Dinamizmin zaferi

Maçın ilk 10 dakikası ülke futbolunun güzel bir özeti adeta. Futbolda birçok maçta tanık olduğumuz rakiplerin ilk çeyrekte birbirlerini tartması bizde çoğu zaman, rakiplerin maça girmemesini sağlamak ve onlara gözdağı vermek şeklinde gerçekleşiyor.

Zaten topun oyunda kalma süresi açısından da çok umut verici sayılara sahip olmayan ligimizde, bu felsefe, oyunun ilk dakikalarını adeta çöpe atıyor. Kasımpaşa’nın zaman zaman “sert” tarafına fazla odaklandığı bu “tatlı-sert” oyun ilginç biçimde gole kadar sürdü. Hem ev sahibi hem sarı-kırmızılılar adeta o golden sonra rakip kaleye en kısa yoldan gitmenin yolunu aramaya başladılar ve devrenin geri kalan yarım saatinde heyecanlı bir mücadeleye tanık olduk.

İşin Galatasaray tarafında Okan Buruk’un kafasındaki, hücuma destek veren savunma hattı planının net biçimde oturduğunu gördük. Buruk, Boey’i çizgiye gönderdiği her atağın dönüşünde veya atak devam ederken ona çok fazla ihtiyaç duymayacak halde Nelsson’u sağa, Emin’i (ya da ikinci stoper kimse) ortaya, Van Aanholt’u da ortaya yaklaştırıyor.

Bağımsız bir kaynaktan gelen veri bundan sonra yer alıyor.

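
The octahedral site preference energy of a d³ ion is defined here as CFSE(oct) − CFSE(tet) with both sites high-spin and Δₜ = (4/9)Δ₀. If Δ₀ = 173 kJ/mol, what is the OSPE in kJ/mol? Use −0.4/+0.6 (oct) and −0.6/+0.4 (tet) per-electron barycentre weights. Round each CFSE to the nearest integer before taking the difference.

In an octahedral site d³ (HS) is t₂g³ eg⁰, giving CFSE(oct) = -1.2Δ₀ = -208 kJ/mol.
Tetrahedral e² t₂¹ gives -0.8Δₜ = -0.8 × (4/9) × 173 = -62 kJ/mol.
OSPE = CFSE(oct) − CFSE(tet) = -208 − (-62) = -146 kJ/mol.

-146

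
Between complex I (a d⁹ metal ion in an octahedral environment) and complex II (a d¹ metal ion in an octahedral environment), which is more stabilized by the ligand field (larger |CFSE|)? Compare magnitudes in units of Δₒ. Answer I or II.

I

I: t₂g⁶ eg³, CFSE = -0.6Δₒ.
II: t₂g¹ eg⁰, CFSE = -0.4Δₒ.
So I has the larger |CFSE|.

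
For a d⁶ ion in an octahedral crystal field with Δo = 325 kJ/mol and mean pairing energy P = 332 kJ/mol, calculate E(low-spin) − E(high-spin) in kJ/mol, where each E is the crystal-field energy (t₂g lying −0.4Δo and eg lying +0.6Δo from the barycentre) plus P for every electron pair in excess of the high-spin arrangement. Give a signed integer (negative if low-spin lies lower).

14

High-spin: t₂g⁴ eg², CFSE = -0.4Δo = -130 kJ/mol.
Low-spin t₂g⁶ eg⁰ gives -2.4Δo = -780 kJ/mol, but forming 2 extra pairs costs 2P = 664 kJ/mol, so E(LS) = -780 + 664 = -116 kJ/mol.
E(LS) − E(HS) = -116 − (-130) = 14 kJ/mol.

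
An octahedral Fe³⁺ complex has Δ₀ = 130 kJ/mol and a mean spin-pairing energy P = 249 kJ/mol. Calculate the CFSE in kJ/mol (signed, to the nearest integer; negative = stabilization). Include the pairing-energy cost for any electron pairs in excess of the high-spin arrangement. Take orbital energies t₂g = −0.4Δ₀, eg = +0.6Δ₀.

0

Fe³⁺: group 8, so d-count = 8 − 3 = 5.
Since Δ₀ = 130 kJ/mol < P = 249 kJ/mol, the complex adopts the high-spin configuration.
That gives t₂g³ eg².
Orbital CFSE = 0.0Δ₀ = 0.0 × 130 = 0 kJ/mol.
High-spin has no excess pairs, so no pairing correction applies.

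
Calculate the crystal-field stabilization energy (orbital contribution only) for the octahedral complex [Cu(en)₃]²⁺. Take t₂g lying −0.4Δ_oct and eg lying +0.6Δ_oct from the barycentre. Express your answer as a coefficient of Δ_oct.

-0.6 Δ_oct

en is neutral, so the +2 overall charge sits on Cu: oxidation state +2.
Cu²⁺: group 11, so d-count = 11 − 2 = 9.
For octahedral d⁹ the high- and low-spin configurations coincide.
Configuration: t₂g⁶ eg³.
CFSE = 6(-0.4Δ_oct) + 3(0.6Δ_oct) = -2.4Δ_oct + 1.8Δ_oct = -0.6Δ_oct.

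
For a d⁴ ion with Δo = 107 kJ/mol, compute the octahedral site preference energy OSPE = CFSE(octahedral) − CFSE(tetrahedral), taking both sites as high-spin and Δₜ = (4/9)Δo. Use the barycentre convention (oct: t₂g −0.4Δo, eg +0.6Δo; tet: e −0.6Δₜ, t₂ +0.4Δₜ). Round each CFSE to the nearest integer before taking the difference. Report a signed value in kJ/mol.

In an octahedral site d⁴ (HS) is t₂g³ eg¹, giving CFSE(oct) = -0.6Δo = -64 kJ/mol.
Tetrahedral: e² t₂², CFSE = 2(−0.6) + 2(+0.4) = -0.4Δₜ = -0.4 × (4/9) × 107 = -19 kJ/mol.
OSPE = CFSE(oct) − CFSE(tet) = -64 − (-19) = -45 kJ/mol.

-45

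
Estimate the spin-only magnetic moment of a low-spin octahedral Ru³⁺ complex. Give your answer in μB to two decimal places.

1.73 μB

Ru sits in group 8; removing 3 electrons leaves Ru³⁺ with 8 − 3 = 5 d electrons.
Configuration: t₂g⁵ eg⁰ → 1 unpaired electron.
μ(spin-only) = √[1(1+2)] = √3 ≈ 1.73 μB.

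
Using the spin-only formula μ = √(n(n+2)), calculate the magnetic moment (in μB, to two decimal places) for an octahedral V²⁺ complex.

3.87 μB

V sits in group 5; removing 2 electrons leaves V²⁺ with 5 − 2 = 3 d electrons.
Configuration: t2g^3 e_g^0 → 3 unpaired electrons.
μ(spin-only) = √[3(3+2)] = √15 ≈ 3.87 μB.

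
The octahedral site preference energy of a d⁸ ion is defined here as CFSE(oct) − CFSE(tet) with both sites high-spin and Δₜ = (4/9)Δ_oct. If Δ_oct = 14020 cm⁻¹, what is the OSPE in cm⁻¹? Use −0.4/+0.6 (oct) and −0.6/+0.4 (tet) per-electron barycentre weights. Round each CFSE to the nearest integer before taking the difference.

-11839

Octahedral high-spin t₂g⁶ eg²: CFSE = -1.2 × 14020 = -16824 cm⁻¹.
Tetrahedral e⁴ t₂⁴ gives -0.8Δₜ = -0.8 × (4/9) × 14020 = -4985 cm⁻¹.
Subtracting, OSPE = -16824 − (-4985) = -11839 cm⁻¹.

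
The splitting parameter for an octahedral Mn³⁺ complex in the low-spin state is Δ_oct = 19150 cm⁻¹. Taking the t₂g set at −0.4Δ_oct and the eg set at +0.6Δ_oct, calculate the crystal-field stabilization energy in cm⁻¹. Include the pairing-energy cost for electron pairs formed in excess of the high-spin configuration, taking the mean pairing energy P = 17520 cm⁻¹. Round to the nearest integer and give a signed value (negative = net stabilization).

Group 7 minus oxidation state +3 gives a d⁴ configuration for Mn³⁺.
Electron filling gives t₂g⁴ eg⁰.
CFSE(orbital) = 4×(-0.4Δ_oct) + 0×(0.6Δ_oct) = -1.6Δ_oct; with Δ_oct = 19150 cm⁻¹ that is -30640 cm⁻¹.
Relative to high-spin t₂g³ eg¹ (0 paired), the low-spin configuration has 1 additional pair, contributing +1 × 17520 = +17520 cm⁻¹.
Net CFSE = -30640 + 17520 = -13120 cm⁻¹.

-13120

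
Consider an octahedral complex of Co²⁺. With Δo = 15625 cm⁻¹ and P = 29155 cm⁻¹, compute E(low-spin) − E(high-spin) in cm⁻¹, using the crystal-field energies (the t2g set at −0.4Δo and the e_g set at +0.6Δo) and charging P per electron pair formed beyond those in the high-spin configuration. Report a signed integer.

13530

Group 9 minus oxidation state +2 gives a d⁷ configuration for Co²⁺.
High-spin d⁷ fills as t2g^5 e_g^2 with CFSE 5(−0.4) + 2(+0.6) = -0.8Δo = -12500 cm⁻¹.
Low-spin t2g^6 e_g^1 gives -1.8Δo = -28125 cm⁻¹, but forming 1 extra pair costs 1P = 29155 cm⁻¹, so E(LS) = -28125 + 29155 = 1030 cm⁻¹.
The difference is 1030 − (-12500) = 13530 cm⁻¹, so high-spin lies lower.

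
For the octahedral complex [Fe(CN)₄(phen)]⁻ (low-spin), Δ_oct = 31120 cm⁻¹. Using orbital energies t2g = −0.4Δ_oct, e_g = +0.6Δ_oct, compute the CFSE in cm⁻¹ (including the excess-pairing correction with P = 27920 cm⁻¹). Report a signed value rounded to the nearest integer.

Ligand charges: 4×(-1) from CN⁻ and 1×(+0) from phen sum to -4; with overall charge -1, Fe is +3.
Fe sits in group 8; removing 3 electrons leaves Fe³⁺ with 8 − 3 = 5 d electrons.
The d⁵ electrons fill as t2g^5 e_g^0.
The orbital stabilization is -2.0Δ_oct = -2.0 × 31120 = -62240 cm⁻¹.
Relative to high-spin t2g^3 e_g^2 (0 paired), the low-spin configuration has 2 additional pairs, contributing +2 × 27920 = +55840 cm⁻¹.
Combining: -62240 + 55840 = -6400 cm⁻¹.

-6400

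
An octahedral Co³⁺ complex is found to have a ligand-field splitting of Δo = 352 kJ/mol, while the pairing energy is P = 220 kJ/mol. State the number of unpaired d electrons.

Co is in group 9, so Co³⁺ is d⁶ (9 − 3 = 6).
Here Δo > P (352 > 220), so the low-spin state is favoured.
Filling d⁶ accordingly: t₂g⁶ eg⁰.
Unpaired electrons: 0.

0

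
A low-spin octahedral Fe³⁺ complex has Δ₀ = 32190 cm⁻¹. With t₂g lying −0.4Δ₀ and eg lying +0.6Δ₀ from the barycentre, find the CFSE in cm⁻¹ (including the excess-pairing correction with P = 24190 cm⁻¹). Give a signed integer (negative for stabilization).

Fe³⁺: group 8, so d-count = 8 − 3 = 5.
The d⁵ electrons fill as t₂g⁵ eg⁰.
The orbital stabilization is -2.0Δ₀ = -2.0 × 32190 = -64380 cm⁻¹.
High-spin d⁵ would be t₂g³ eg² with 0 pairs; low-spin has 2, so 2 excess pairs cost +2P = +48380 cm⁻¹.
Overall CFSE = -64380 + 48380 = -16000 cm⁻¹.

-16000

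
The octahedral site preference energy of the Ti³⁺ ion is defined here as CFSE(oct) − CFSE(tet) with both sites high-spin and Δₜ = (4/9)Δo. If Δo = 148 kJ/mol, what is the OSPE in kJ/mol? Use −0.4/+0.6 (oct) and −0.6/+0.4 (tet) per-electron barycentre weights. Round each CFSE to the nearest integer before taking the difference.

Ti³⁺: group 4, so d-count = 4 − 3 = 1.
Octahedral high-spin t₂g¹ eg⁰: CFSE = -0.4 × 148 = -59 kJ/mol.
In a tetrahedral site the filling is e¹ t₂⁰: CFSE(tet) = -0.6Δₜ = -0.6 × (4/9)(148) = -39 kJ/mol.
OSPE = -59 − (-39) = -20 kJ/mol.

-20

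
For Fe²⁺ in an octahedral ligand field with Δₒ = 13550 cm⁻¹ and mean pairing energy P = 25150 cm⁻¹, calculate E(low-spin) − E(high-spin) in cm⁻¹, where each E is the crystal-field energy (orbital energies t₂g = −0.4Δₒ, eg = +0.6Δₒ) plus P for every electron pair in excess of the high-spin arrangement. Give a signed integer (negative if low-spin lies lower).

23200

Fe sits in group 8; removing 2 electrons leaves Fe²⁺ with 8 − 2 = 6 d electrons.
High-spin: t₂g⁴ eg², CFSE = -0.4Δₒ = -5420 cm⁻¹.
Low-spin: t₂g⁶ eg⁰, orbital CFSE = -2.4Δₒ = -32520 cm⁻¹; plus 2 excess pairs × P = +50300 cm⁻¹; total 17780 cm⁻¹.
Thus E(LS) − E(HS) = 23200 cm⁻¹.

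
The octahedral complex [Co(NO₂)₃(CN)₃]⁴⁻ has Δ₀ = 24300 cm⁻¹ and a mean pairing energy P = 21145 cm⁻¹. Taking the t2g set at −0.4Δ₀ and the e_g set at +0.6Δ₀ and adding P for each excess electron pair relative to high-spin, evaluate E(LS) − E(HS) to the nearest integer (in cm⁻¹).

-3155

Ligand charges: 3×(-1) from NO₂⁻ and 3×(-1) from CN⁻ sum to -6; with overall charge -4, Co is +2.
Co is in group 9, so Co²⁺ is d⁷ (9 − 2 = 7).
High-spin: t2g^5 e_g^2, CFSE = -0.8Δ₀ = -19440 cm⁻¹.
Low-spin: t2g^6 e_g^1, orbital CFSE = -1.8Δ₀ = -43740 cm⁻¹; plus 1 excess pair × P = +21145 cm⁻¹; total -22595 cm⁻¹.
Thus E(LS) − E(HS) = -3155 cm⁻¹.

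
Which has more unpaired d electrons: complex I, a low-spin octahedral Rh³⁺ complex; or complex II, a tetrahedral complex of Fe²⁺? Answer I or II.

I: Rh sits in group 9; removing 3 electrons leaves Rh³⁺ with 9 − 3 = 6 d electrons; t₂g⁶ eg⁰ → 0 unpaired.
II: Fe is in group 8, so Fe²⁺ is d⁶ (8 − 2 = 6); Tetrahedral fields are weak (Δₜ ≈ 4/9 Δₒ), so electrons fill high-spin; e^3 t2^3 → 4 unpaired.
So II has more unpaired electrons.

II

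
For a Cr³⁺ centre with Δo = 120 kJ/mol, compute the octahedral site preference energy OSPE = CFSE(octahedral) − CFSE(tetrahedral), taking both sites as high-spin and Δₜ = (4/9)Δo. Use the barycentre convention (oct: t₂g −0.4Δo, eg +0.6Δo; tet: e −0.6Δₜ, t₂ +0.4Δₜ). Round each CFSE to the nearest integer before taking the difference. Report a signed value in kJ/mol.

-101

Cr³⁺: group 6, so d-count = 6 − 3 = 3.
Octahedral (high-spin): t2g^3 e_g^0, CFSE = 3(−0.4) + 0(+0.6) = -1.2Δo = -1.2 × 120 = -144 kJ/mol.
Tetrahedral: e^2 t2^1, CFSE = 2(−0.6) + 1(+0.4) = -0.8Δₜ = -0.8 × (4/9) × 120 = -43 kJ/mol.
OSPE = -144 − (-43) = -101 kJ/mol.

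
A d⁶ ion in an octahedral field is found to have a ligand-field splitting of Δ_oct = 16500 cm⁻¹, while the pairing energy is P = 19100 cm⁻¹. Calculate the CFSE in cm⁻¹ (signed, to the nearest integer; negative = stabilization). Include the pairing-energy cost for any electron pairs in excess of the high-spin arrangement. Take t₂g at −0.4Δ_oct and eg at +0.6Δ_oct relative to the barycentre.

Here Δ_oct < P (16500 < 19100), so the high-spin state is favoured.
That gives t₂g⁴ eg².
Orbital CFSE = -0.4Δ_oct = -0.4 × 16500 = -6600 cm⁻¹.
High-spin has no excess pairs, so no pairing correction applies.

-6600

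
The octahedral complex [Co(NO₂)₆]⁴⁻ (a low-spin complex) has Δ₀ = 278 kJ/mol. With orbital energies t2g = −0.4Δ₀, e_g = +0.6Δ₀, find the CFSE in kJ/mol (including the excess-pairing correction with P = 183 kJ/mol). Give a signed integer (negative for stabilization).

-317

Each NO₂⁻ contributes -1; 6 × (-1) = -6. With overall charge -4, Co is in the +2 oxidation state.
Co is in group 9, so Co²⁺ is d⁷ (9 − 2 = 7).
Configuration: t2g^6 e_g^1.
The orbital stabilization is -1.8Δ₀ = -1.8 × 278 = -500 kJ/mol.
Relative to high-spin t2g^5 e_g^2 (2 paired), the low-spin configuration has 1 additional pair, contributing +1 × 183 = +183 kJ/mol.
Overall CFSE = -500 + 183 = -317 kJ/mol.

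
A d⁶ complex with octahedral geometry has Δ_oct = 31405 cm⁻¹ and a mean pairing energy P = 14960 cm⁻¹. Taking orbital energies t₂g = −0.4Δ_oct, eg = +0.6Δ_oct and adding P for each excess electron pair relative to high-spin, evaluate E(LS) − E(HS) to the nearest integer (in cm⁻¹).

-32890

In the high-spin limit (t₂g⁴ eg²) the orbital term is -0.4Δ_oct = -12562 cm⁻¹, with no excess pairing.
Low-spin: t₂g⁶ eg⁰, orbital CFSE = -2.4Δ_oct = -75372 cm⁻¹; plus 2 excess pairs × P = +29920 cm⁻¹; total -45452 cm⁻¹.
The difference is -45452 − (-12562) = -32890 cm⁻¹, so low-spin lies lower.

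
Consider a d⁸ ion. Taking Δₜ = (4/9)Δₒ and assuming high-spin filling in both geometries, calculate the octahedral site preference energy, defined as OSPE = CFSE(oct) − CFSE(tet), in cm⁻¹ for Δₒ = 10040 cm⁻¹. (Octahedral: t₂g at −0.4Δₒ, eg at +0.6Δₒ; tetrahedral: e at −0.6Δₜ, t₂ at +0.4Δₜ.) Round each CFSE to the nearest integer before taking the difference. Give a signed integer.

-8478

Octahedral (high-spin): t₂g⁶ eg², CFSE = 6(−0.4) + 2(+0.6) = -1.2Δₒ = -1.2 × 10040 = -12048 cm⁻¹.
Tetrahedral: e⁴ t₂⁴, CFSE = 4(−0.6) + 4(+0.4) = -0.8Δₜ = -0.8 × (4/9) × 10040 = -3570 cm⁻¹.
OSPE = CFSE(oct) − CFSE(tet) = -12048 − (-3570) = -8478 cm⁻¹.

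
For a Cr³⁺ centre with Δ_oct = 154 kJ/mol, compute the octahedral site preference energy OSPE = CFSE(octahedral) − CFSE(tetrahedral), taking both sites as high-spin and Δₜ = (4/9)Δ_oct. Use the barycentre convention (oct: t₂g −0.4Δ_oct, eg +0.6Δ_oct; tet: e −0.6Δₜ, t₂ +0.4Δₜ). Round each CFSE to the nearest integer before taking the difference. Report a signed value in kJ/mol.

Group 6 minus oxidation state +3 gives a d³ configuration for Cr³⁺.
Octahedral (high-spin): t2g^3 e_g^0, CFSE = 3(−0.4) + 0(+0.6) = -1.2Δ_oct = -1.2 × 154 = -185 kJ/mol.
In a tetrahedral site the filling is e^2 t2^1: CFSE(tet) = -0.8Δₜ = -0.8 × (4/9)(154) = -55 kJ/mol.
OSPE = -185 − (-55) = -130 kJ/mol.

-130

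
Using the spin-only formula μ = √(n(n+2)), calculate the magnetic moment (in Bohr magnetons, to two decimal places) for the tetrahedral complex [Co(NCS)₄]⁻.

Each NCS⁻ contributes -1; 4 × (-1) = -4. With overall charge -1, Co is in the +3 oxidation state.
Co sits in group 9; removing 3 electrons leaves Co³⁺ with 9 − 3 = 6 d electrons.
Tetrahedral splitting is small, so the complex is high-spin.
Configuration: e³ t₂³ → 4 unpaired electrons.
μ(spin-only) = √[4(4+2)] = √24 ≈ 4.90 Bohr magnetons.

4.90 Bohr magnetons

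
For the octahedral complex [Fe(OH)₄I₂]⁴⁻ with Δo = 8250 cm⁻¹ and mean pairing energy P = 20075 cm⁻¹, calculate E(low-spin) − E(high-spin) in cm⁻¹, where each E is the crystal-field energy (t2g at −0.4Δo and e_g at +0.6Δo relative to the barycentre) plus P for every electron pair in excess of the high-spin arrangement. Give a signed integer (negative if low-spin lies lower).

23650

Ligand charges: 4×(-1) from OH⁻ and 2×(-1) from I⁻ sum to -6; with overall charge -4, Fe is +2.
Fe is in group 8, so Fe²⁺ is d⁶ (8 − 2 = 6).
In the high-spin limit (t2g^4 e_g^2) the orbital term is -0.4Δo = -3300 cm⁻¹, with no excess pairing.
For low-spin the configuration is t2g^6 e_g^0: orbital energy -2.4 × 8250 = -19800 cm⁻¹, and 2 additional pairs relative to high-spin add 40150 cm⁻¹, giving 20350 cm⁻¹.
E(LS) − E(HS) = 20350 − (-3300) = 23650 cm⁻¹.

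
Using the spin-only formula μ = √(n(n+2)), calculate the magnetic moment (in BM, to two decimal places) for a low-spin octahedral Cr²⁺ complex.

2.83 BM

Cr is in group 6, so Cr²⁺ is d⁴ (6 − 2 = 4).
Configuration: t₂g⁴ eg⁰ → 2 unpaired electrons.
μ(spin-only) = √[2(2+2)] = √8 ≈ 2.83 BM.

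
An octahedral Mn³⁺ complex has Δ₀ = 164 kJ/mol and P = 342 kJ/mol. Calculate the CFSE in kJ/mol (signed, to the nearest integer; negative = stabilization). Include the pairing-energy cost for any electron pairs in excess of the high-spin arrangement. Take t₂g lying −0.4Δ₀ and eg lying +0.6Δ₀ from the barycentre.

-98

Mn³⁺: group 7, so d-count = 7 − 3 = 4.
Here Δ₀ < P (164 < 342), so the high-spin state is favoured.
Filling d⁴ accordingly: t₂g³ eg¹.
Orbital CFSE = -0.6Δ₀ = -0.6 × 164 = -98 kJ/mol.
High-spin has no excess pairs, so no pairing correction applies.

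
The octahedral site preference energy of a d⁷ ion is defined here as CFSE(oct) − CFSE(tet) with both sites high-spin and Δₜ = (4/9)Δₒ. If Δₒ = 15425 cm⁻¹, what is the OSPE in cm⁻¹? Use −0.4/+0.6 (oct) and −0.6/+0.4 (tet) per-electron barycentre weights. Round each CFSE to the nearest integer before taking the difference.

Octahedral (high-spin): t₂g⁵ eg², CFSE = 5(−0.4) + 2(+0.6) = -0.8Δₒ = -0.8 × 15425 = -12340 cm⁻¹.
Tetrahedral: e⁴ t₂³, CFSE = 4(−0.6) + 3(+0.4) = -1.2Δₜ = -1.2 × (4/9) × 15425 = -8227 cm⁻¹.
OSPE = -12340 − (-8227) = -4113 cm⁻¹.

-4113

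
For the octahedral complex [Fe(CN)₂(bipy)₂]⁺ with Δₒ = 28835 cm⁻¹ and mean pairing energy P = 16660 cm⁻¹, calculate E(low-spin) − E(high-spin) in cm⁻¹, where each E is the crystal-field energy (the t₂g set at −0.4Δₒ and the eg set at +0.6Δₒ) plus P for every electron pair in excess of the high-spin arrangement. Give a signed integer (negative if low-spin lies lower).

-24350

Ligand charges: 2×(-1) from CN⁻ and 2×(+0) from bipy sum to -2; with overall charge +1, Fe is +3.
Fe³⁺: group 8, so d-count = 8 − 3 = 5.
High-spin: t₂g³ eg², CFSE = 0.0Δₒ = 0 cm⁻¹.
Low-spin: t₂g⁵ eg⁰, orbital CFSE = -2.0Δₒ = -57670 cm⁻¹; plus 2 excess pairs × P = +33320 cm⁻¹; total -24350 cm⁻¹.
Thus E(LS) − E(HS) = -24350 cm⁻¹.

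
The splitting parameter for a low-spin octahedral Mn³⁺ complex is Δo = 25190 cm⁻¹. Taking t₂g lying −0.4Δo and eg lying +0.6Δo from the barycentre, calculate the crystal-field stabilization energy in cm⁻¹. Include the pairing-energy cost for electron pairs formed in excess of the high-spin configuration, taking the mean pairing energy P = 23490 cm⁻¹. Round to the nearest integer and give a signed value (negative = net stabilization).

-16814

Mn is in group 7, so Mn³⁺ is d⁴ (7 − 3 = 4).
Electron filling gives t₂g⁴ eg⁰.
Orbital CFSE = 4(-0.4) + 0(0.6) = -1.6Δo = -1.6 × 25190 = -40304 cm⁻¹.
High-spin d⁴ would be t₂g³ eg¹ with 0 pairs; low-spin has 1, so 1 excess pair costs +1P = +23490 cm⁻¹.
Net CFSE = -40304 + 23490 = -16814 cm⁻¹.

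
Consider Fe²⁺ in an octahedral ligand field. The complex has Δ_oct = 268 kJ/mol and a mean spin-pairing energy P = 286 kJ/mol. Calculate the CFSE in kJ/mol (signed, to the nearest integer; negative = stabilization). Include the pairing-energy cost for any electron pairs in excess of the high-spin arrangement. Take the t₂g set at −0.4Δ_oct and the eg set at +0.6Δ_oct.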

Buna Torreira’nın varlığı ile kendisini rakip ceza sahasına kadar atabilen Oliviera da eklenince, takımı geçişler sırasında 3-2-5, top ceza sahasına girdiğinde ise 3-1-6 gibi bir dizilişe evriliyor.

Galatasaray’da önceki sezonlara oranla taraftarları en fazla heyecanlandıran farklılık, takımın oyunun her anında topu, gerçek anlamıyla, gevelemeden rakip kaleye indirme çabası ve daha da önemlisi bunda başarılı olması. Taraftarlar önceki sezon, oyun kurarken Taylan-Berkan-Cicaldau-Marcao-Muslera-Taylan, dikine pas denemesi ve pas hatası tablosunu o kadar fazla görmüştü ki, bu sezon bu yeni takım ve yarattığı dinamizmden etkilenmelerini normal karşılamak lazım. Tabii bununla beraber eksiklerden de bahsetmek gerekiyor. Buruk’un ilk olarak en fazla eğilmesi gereken konu, değişiklikler başladığı andan itibaren takımın bu dinamizmindeki düşüş. Yusuf, (Kerem her maç bu şekilde efektif olursa), Rashica, Mata gibi oyuncular takıma alıştıkça bu problemi bir nebze çözecekler, fakat bu ana kadar takımın belli bir sıkıntı yaşayacağı çok net olarak belli oluyor. Burada Gomis’in sahada olmadığı her an, arkadaki destek hattı ve sürekli içeri kıvrılan Yunus ve Kerem’le olan alışverişlerinin azaldığını da göz önüne almak lazım, bu anlamda Icardi’nin gelişi de bu zaafı belli oranda azaltacaktır.

Gerek bu güzel tabloya rağmen, Galatasaray’ın maçın son anlarına, beraberliği önleme çabası ile girip yine bir gerilim yaşaması, gerek savunma hattında hala ikinci stoper konusundaki (hatta Nelsson devre arasında giderse her 2 stoper) şüpheler, hala akılları karıştıran şeyler, fakat net olarak, sarı-kırmızılıların son 2-3 yılda olmadığı kadar iyi durumda olduğunu söyleyebiliriz.